Un instant, l’arrivant considéra ces visages immobiles sur lesquels les deux chandelles placées au centre de la table faisaient vivre des lumières et des ombres. Aucun regard ne se tourna vers lui. On put alors l’entendre prendre une profonde inspiration puis il se dirigea vers le bout où Guillaume l’aîné présidait.

— Père, dit-il enfin, je crains de vous avoir grandement offensé l’autre soir… J’étais… rempli de joie et d’excitation en face de l’honneur qui m’était fait et je n’ai pas… supporté que vous ne le considériez pas comme tel. Je… je suis venu vous demander… de me pardonner.

Les lourdes paupières du docteur, fripées comme celles d’une tortue, se relevèrent sur un regard de granit.

— Tu y as mis le temps, il me semble ? Fallait-il quatre grands jours pour t’inspirer ce repentir ?

Le jeune homme baissa les yeux.

— C’est justement parce que… j’ai mesuré ma faute. Je n’osais pas revenir…

— Et tout d’un coup, ce soir, le courage t’est venu ?

— Pas tout seul. Me Huguet, qui ignorait tout de notre rencontre et qui s’en trouve à présent fort gêné par l’estime qu’il a de vous, a insisté pour que je rentre. Il pense même que j’ai trop balancé.
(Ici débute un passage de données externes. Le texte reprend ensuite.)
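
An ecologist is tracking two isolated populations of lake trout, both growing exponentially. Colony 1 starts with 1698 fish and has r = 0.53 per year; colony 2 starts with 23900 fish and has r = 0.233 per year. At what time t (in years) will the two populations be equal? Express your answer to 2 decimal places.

8.90 years

Set 1698·e^(0.53t) = 23900·e^(0.233t).
e^((0.53 − 0.233)t) = 23900/1698 → e^(0.297·t) = 14.075.
0.297·t = ln(14.075) = 2.6444, so t = 2.6444/0.297 = 8.9038.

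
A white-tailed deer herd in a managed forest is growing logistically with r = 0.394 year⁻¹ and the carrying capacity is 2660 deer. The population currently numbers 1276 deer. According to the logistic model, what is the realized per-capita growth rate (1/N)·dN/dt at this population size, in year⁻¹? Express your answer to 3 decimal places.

(1/N)·dN/dt = r(1 − N/K) = 0.394 × (1 − 1276/2660).
= 0.394 × 0.5203 = 0.205.

0.205 per year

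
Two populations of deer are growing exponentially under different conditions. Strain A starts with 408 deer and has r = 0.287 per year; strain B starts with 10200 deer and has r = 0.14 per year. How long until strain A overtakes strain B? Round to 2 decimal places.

Set 408·e^(0.287t) = 10200·e^(0.14t).
e^((0.287 − 0.14)t) = 10200/408 → e^(0.147·t) = 25.
0.147·t = ln(25) = 3.2189, so t = 3.2189/0.147 = 21.897.

21.90 years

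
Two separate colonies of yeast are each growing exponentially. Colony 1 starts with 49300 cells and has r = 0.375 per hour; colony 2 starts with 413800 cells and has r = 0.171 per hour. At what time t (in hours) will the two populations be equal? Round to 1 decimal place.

10.4 hours

Set 49300·e^(0.375t) = 413800·e^(0.171t).
e^((0.375 − 0.171)t) = 413800/49300 → e^(0.204·t) = 8.3935.
0.204·t = ln(8.3935) = 2.1275, so t = 2.1275/0.204 = 10.429.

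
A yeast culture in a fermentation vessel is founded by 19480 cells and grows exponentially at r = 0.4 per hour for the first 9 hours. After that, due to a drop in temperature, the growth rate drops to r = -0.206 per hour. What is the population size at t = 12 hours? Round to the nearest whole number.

Phase 1: N(9) = 19480·e^(0.4×9) = 19480·e^3.6 = 712934.
Phase 2 runs for 12 − 9 = 3 hours at r = -0.206.
N(12) = 712934·e^(-0.206×3) = 712934·e^-0.618 = 384286.

384286 cells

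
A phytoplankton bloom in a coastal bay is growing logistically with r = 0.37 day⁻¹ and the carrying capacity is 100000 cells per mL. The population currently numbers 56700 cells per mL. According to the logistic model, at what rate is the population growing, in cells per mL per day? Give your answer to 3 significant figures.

9080 cells per mL per day

dN/dt = rN(1 − N/K) = 0.37 × 56700 × (1 − 56700/100000).
1 − 56700/100000 = 0.433; dN/dt = 0.37 × 56700 × 0.433 = 9083.9.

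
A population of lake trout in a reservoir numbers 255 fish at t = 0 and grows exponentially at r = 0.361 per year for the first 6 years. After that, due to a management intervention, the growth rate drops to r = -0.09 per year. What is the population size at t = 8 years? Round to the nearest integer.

Phase 1: N(6) = 255·e^(0.361×6) = 255·e^2.166 = 2224.45.
Phase 2 runs for 8 − 6 = 2 years at r = -0.09.
N(8) = 2224.45·e^(-0.09×2) = 2224.45·e^-0.18 = 1858.01.

1858 fish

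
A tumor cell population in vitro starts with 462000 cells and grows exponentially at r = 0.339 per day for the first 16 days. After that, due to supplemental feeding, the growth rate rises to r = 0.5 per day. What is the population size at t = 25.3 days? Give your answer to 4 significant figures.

10960000000 cells

Phase 1: N(16) = 462000·e^(0.339×16) = 462000·e^5.424 = 1.047744×10^8.
Phase 2 runs for 25.3 − 16 = 9.3 days at r = 0.5.
N(25.3) = 1.047744×10^8·e^(0.5×9.3) = 1.047744×10^8·e^4.65 = 1.095783×10^10.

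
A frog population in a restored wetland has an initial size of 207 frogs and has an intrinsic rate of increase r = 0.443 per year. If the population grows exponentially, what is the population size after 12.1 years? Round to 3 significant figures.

N(t) = N₀·e^(rt) = 207 × e^(0.443×12.1) = 207 × e^5.36.
e^5.36 ≈ 212.79, so N ≈ 207 × 212.79 = 44047.3.

44000 frogs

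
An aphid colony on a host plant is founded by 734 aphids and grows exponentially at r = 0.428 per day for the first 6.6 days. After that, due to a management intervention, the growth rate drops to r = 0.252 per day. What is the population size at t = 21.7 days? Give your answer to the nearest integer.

555992 aphids

Phase 1: N(6.6) = 734·e^(0.428×6.6) = 734·e^2.825 = 12373.5.
Phase 2 runs for 21.7 − 6.6 = 15.1 days at r = 0.252.
N(21.7) = 12373.5·e^(0.252×15.1) = 12373.5·e^3.805 = 555992.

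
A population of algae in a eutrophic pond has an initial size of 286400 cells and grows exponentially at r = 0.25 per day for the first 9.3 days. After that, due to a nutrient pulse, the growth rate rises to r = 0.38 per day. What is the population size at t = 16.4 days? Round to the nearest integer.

Phase 1: N(9.3) = 286400·e^(0.25×9.3) = 286400·e^2.325 = 2.928921×10^6.
Phase 2 runs for 16.4 − 9.3 = 7.1 days at r = 0.38.
N(16.4) = 2.928921×10^6·e^(0.38×7.1) = 2.928921×10^6·e^2.698 = 4.349449×10^7.

43494485 cells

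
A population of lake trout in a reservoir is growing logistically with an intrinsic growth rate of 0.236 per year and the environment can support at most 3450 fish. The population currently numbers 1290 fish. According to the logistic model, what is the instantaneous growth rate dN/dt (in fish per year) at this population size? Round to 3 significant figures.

dN/dt = rN(1 − N/K) = 0.236 × 1290 × (1 − 1290/3450).
1 − 1290/3450 = 0.62609; dN/dt = 0.236 × 1290 × 0.62609 = 190.61.

191 fish per year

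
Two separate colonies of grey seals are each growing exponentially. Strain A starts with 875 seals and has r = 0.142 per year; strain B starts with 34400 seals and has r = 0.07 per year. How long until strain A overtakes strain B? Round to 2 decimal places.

50.99 years

Set 875·e^(0.142t) = 34400·e^(0.07t).
e^((0.142 − 0.07)t) = 34400/875 → e^(0.072·t) = 39.314.
0.072·t = ln(39.314) = 3.6716, so t = 3.6716/0.072 = 50.994.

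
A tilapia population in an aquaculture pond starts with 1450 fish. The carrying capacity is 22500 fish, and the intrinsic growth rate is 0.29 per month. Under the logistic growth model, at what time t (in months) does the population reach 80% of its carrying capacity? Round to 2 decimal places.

14.01 months

A = (K − N₀)/N₀ = (22500 − 1450)/1450 = 14.517.
Solve 22500/(1 + 14.517·e^(−0.29t)) = 18000: 1 + 14.517·e^(−0.29t) = 1.25, so e^(−0.29t) = 0.0172209.
−0.29·t = ln(0.0172209) = -4.0616, so t = 4.0616/0.29 = 14.006.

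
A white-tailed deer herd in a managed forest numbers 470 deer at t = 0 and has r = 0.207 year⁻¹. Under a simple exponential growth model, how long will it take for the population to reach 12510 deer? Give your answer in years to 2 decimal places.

15.85 years

Set N₀·e^(rt) = 12510: e^(0.207·t) = 12510/470 = 26.617.
0.207·t = ln(26.617) = 3.2816, so t = 3.2816/0.207 = 15.853.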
— Je le pense aussi. À présent j’aimerais apprendre de toi où tu as passé ces quatre nuits. Pas chez Me Huguet, je pense ?

Une profonde rougeur envahit la figure du garçon qui détourna les yeux :

— Avec votre permission… et par égard envers une dame et un enfant, je voudrais ne répondre à votre question que dans votre particulier.

— Ah !…

À nouveau le silence se fit si pesant que Mathilde ne le put supporter. Elle se leva et, posant son beau regard calme sur cette nouvelle version de l’enfant prodigue :

— Avez-vous soupé, Richard ?

— Non mais…

Après un coup d’œil à son époux, elle alla chercher une écuelle, un couvert et une serviette qu’elle disposa sur la nappe à la place laissée vide à la gauche du père.
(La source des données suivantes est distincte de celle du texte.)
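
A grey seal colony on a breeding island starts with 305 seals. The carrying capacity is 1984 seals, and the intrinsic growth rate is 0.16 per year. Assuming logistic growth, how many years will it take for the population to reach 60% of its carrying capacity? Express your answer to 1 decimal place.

13.2 years

A = (K − N₀)/N₀ = (1984 − 305)/305 = 5.5049.
Solve 1984/(1 + 5.5049·e^(−0.16t)) = 1190.4: 1 + 5.5049·e^(−0.16t) = 1.6667, so e^(−0.16t) = 0.121104.
−0.16·t = ln(0.121104) = -2.1111, so t = 2.1111/0.16 = 13.194.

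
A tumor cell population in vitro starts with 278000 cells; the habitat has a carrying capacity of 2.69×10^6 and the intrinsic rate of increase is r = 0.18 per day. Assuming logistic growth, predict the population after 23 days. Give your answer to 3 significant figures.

2360000 cells

A = (K − N₀)/N₀ = (2.69×10^6 − 278000)/278000 = 8.6763.
N(t) = K/(1 + A·e^(−rt)) = 2.69×10^6/(1 + 8.6763×e^(−0.18×23)).
e^(−4.14) = 0.015923; denominator = 1 + 8.6763×0.015923 = 1.1382.
N = 2.69×10^6/1.1382 = 2.363483×10^6.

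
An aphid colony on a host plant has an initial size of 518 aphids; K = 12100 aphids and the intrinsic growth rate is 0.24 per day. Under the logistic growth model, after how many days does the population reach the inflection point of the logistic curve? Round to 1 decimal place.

12.9 days

Logistic growth is fastest at N = K/2 = 6050.
A = (K − N₀)/N₀ = 22.359. Set K/(1 + A·e^(−rt)) = K/2 → A·e^(−rt) = 1.
e^(−0.24t) = 1/22.359 = 0.0447246, so t = ln(22.359)/0.24 = 3.1072/0.24 = 12.947.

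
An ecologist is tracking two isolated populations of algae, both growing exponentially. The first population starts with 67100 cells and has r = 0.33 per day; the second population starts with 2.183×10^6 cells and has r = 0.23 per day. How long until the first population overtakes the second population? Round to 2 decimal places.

34.82 days

Set 67100·e^(0.33t) = 2.183×10^6·e^(0.23t).
e^((0.33 − 0.23)t) = 2.183×10^6/67100 → e^(0.1·t) = 32.534.
0.1·t = ln(32.534) = 3.4823, so t = 3.4823/0.1 = 34.823.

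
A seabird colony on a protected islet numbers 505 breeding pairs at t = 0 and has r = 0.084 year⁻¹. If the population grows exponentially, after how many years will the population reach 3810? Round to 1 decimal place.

Set N₀·e^(rt) = 3810: e^(0.084·t) = 3810/505 = 7.5446.
0.084·t = ln(7.5446) = 2.0208, so t = 2.0208/0.084 = 24.057.

24.1 years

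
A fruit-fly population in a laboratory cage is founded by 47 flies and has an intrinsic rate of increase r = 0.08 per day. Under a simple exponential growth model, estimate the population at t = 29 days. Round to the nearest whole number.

478 flies

N(t) = N₀·e^(rt) = 47 × e^(0.08×29) = 47 × e^2.32.
e^2.32 ≈ 10.176, so N ≈ 47 × 10.176 = 478.257.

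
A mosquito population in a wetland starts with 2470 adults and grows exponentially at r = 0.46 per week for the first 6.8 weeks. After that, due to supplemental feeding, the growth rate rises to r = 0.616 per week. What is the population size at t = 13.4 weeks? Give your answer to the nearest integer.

Phase 1: N(6.8) = 2470·e^(0.46×6.8) = 2470·e^3.128 = 56385.8.
Phase 2 runs for 13.4 − 6.8 = 6.6 weeks at r = 0.616.
N(13.4) = 56385.8·e^(0.616×6.6) = 56385.8·e^4.066 = 3.287288×10^6.

3287288 adults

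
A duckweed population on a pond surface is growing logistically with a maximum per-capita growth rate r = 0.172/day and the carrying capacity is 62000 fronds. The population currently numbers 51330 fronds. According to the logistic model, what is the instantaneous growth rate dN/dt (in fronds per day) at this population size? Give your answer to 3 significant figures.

dN/dt = rN(1 − N/K) = 0.172 × 51330 × (1 − 51330/62000).
1 − 51330/62000 = 0.1721; dN/dt = 0.172 × 51330 × 0.1721 = 1519.4.

1520 fronds per day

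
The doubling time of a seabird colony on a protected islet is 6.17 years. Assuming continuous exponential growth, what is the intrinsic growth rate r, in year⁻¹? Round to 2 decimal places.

0.11 per year

r = ln(2)/t_d = 0.6931/6.17 = 0.11234.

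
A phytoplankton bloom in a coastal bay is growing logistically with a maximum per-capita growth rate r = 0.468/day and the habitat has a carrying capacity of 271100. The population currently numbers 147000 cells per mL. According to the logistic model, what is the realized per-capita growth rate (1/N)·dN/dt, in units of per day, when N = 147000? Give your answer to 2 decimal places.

(1/N)·dN/dt = r(1 − N/K) = 0.468 × (1 − 147000/271100).
= 0.468 × 0.45776 = 0.21423.

0.21 per day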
— Nous reparlerons de tout cela plus tard, ainsi que tu le demandes, dit celui-ci. Prends place et mange ! Rien de commun sans doute avec le souper de M. l’intendant. Ce ne sont que des gourganes3 cuites, il est vrai, avec ce qui reste des oies abattues par notre ami Adam.

Sans un remerciement pour Mathilde et sans un regard à son jeune frère, Richard enjamba le banc pour s’asseoir entre Guillaume et son père puis se mit à manger en homme qui a faim, lapant avidement le ragoût et arrachant de grands morceaux de son pain de maïs. L’enfant le regardait faire avec un mélange de dégoût et de sévérité. Au bout d’un moment, il n’y tint plus :

— On dirait que tu n’as pas mangé depuis longtemps ? remarqua-t-il.
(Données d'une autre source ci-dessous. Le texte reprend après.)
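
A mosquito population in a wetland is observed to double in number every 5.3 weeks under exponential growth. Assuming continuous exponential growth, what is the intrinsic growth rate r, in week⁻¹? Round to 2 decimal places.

0.13 per week

r = ln(2)/t_d = 0.6931/5.3 = 0.13078.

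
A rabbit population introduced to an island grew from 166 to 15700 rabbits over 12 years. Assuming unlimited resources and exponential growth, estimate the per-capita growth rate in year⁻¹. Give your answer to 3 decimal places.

0.379 per year

From N(t) = N₀·e^(rt): e^(r·12) = 15700/166 = 94.578.
r·12 = ln(94.578) = 4.5494, so r = 4.5494/12 = 0.37912.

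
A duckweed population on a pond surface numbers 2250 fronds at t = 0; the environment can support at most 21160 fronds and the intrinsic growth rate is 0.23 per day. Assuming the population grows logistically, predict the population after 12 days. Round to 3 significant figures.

13800 fronds

A = (K − N₀)/N₀ = (21160 − 2250)/2250 = 8.4044.
N(t) = K/(1 + A·e^(−rt)) = 21160/(1 + 8.4044×e^(−0.23×12)).
e^(−2.76) = 0.063292; denominator = 1 + 8.4044×0.063292 = 1.5319.
N = 21160/1.5319 = 13812.6.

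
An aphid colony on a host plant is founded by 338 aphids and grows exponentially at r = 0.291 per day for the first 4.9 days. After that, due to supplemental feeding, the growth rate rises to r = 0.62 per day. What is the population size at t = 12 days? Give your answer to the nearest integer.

Phase 1: N(4.9) = 338·e^(0.291×4.9) = 338·e^1.426 = 1406.62.
Phase 2 runs for 12 − 4.9 = 7.1 days at r = 0.62.
N(12) = 1406.62·e^(0.62×7.1) = 1406.62·e^4.402 = 114800.

114800 aphids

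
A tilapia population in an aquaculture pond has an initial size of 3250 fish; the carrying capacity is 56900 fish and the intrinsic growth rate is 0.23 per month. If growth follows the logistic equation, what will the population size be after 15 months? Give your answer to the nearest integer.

37335 fish

A = (K − N₀)/N₀ = (56900 − 3250)/3250 = 16.508.
N(t) = K/(1 + A·e^(−rt)) = 56900/(1 + 16.508×e^(−0.23×15)).
e^(−3.45) = 0.031746; denominator = 1 + 16.508×0.031746 = 1.524.
N = 56900/1.524 = 37334.8.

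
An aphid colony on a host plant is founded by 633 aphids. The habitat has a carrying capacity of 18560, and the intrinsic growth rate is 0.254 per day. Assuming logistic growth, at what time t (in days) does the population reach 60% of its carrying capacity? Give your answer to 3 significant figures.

A = (K − N₀)/N₀ = (18560 − 633)/633 = 28.321.
Solve 18560/(1 + 28.321·e^(−0.254t)) = 11136: 1 + 28.321·e^(−0.254t) = 1.6667, so e^(−0.254t) = 0.0235399.
−0.254·t = ln(0.0235399) = -3.7491, so t = 3.7491/0.254 = 14.76.

14.8 days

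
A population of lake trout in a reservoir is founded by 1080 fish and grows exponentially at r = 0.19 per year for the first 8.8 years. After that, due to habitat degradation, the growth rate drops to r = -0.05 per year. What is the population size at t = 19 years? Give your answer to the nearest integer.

Phase 1: N(8.8) = 1080·e^(0.19×8.8) = 1080·e^1.672 = 5748.63.
Phase 2 runs for 19 − 8.8 = 10.2 years at r = -0.05.
N(19) = 5748.63·e^(-0.05×10.2) = 5748.63·e^-0.51 = 3452.03.

3452 fish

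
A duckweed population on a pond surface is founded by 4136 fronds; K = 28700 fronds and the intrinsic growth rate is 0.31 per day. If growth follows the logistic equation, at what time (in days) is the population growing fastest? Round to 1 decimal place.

Logistic growth is fastest at N = K/2 = 14350.
A = (K − N₀)/N₀ = 5.9391. Set K/(1 + A·e^(−rt)) = K/2 → A·e^(−rt) = 1.
e^(−0.31t) = 1/5.9391 = 0.168376, so t = ln(5.9391)/0.31 = 1.7816/0.31 = 5.7469.

5.7 days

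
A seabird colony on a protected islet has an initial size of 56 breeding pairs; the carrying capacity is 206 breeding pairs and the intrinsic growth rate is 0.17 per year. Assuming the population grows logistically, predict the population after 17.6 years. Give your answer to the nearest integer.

A = (K − N₀)/N₀ = (206 − 56)/56 = 2.6786.
N(t) = K/(1 + A·e^(−rt)) = 206/(1 + 2.6786×e^(−0.17×17.6)).
e^(−2.992) = 0.050187; denominator = 1 + 2.6786×0.050187 = 1.1344.
N = 206/1.1344 = 181.589.

182 breeding pairs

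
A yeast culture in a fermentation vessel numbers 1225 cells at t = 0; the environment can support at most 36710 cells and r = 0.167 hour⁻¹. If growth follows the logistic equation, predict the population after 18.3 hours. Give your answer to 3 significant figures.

15500 cells

A = (K − N₀)/N₀ = (36710 − 1225)/1225 = 28.967.
N(t) = K/(1 + A·e^(−rt)) = 36710/(1 + 28.967×e^(−0.167×18.3)).
e^(−3.056) = 0.047071; denominator = 1 + 28.967×0.047071 = 2.3635.
N = 36710/2.3635 = 15531.9.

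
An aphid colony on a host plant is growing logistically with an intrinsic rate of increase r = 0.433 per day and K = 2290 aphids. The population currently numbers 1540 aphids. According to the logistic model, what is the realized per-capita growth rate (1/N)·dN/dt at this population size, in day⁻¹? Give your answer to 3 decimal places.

0.142 per day

(1/N)·dN/dt = r(1 − N/K) = 0.433 × (1 − 1540/2290).
= 0.433 × 0.32751 = 0.14181.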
— Qu’est-ce que tu crois, lança l’autre, hargneux. Ceux de la ville sont encore moins bien partagés que nous…

— Pourtant, chez M. l’intendant…

— Si tu te mêlais de ce qui te regarde, vilain roquet ?

— Les enfants ne parlent pas à table, Petit-Guillaume ! reprocha Mathilde qui ne s’attendait certes pas à la réaction de son fils.

Retrouvant sa révolte de l’autre jour, l’enfant se dressa :

— Je ne veux plus que l’on m’appelle comme ça ! C’est… c’est stupide !…

Pour la première fois depuis bien des jours, son père se mit à rire, ce qui surprit l’enfant qui s’apprêtait à subir les conséquences de son coup d’éclat.

— Et pourquoi cela, s’il te plaît ?

— Parce que, si je suis assez grand pour porter des culottes, il n’y a aucune raison de me traiter comme un bambin…

— Comment veux-tu qu’on t’appelle ? fit Richard avec un méchant sourire. Glill !… Comme cette petite bécasse de Marie Vergor ? Glill ! Je vous demande un peu ? C’est encore plus bête, mais au fond, ça lui va bien…

L’attaque fut immédiate ! Atteint dans sa dignité toute neuve comme dans son amour, Guillaume vit rouge. Fonçant sur son aîné, il arracha sa perruque qu’il jeta au loin et empoigna ses cheveux comme pour le scalper. Mais déjà son père était debout. Il l’enleva à sa victime avec une taloche vigoureuse :

— Cela suffit ! Demande pardon à ton frère et va te coucher !

Demander pardon à ce monstre qui osait traiter Marie-Douce de bécasse et venait de lui faire si mal, à lui ? jamais !… Dressé devant Guillaume l’aîné comme un coq de combat, ses yeux fauves traversés d’éclairs, l’enfant osa affronter son père.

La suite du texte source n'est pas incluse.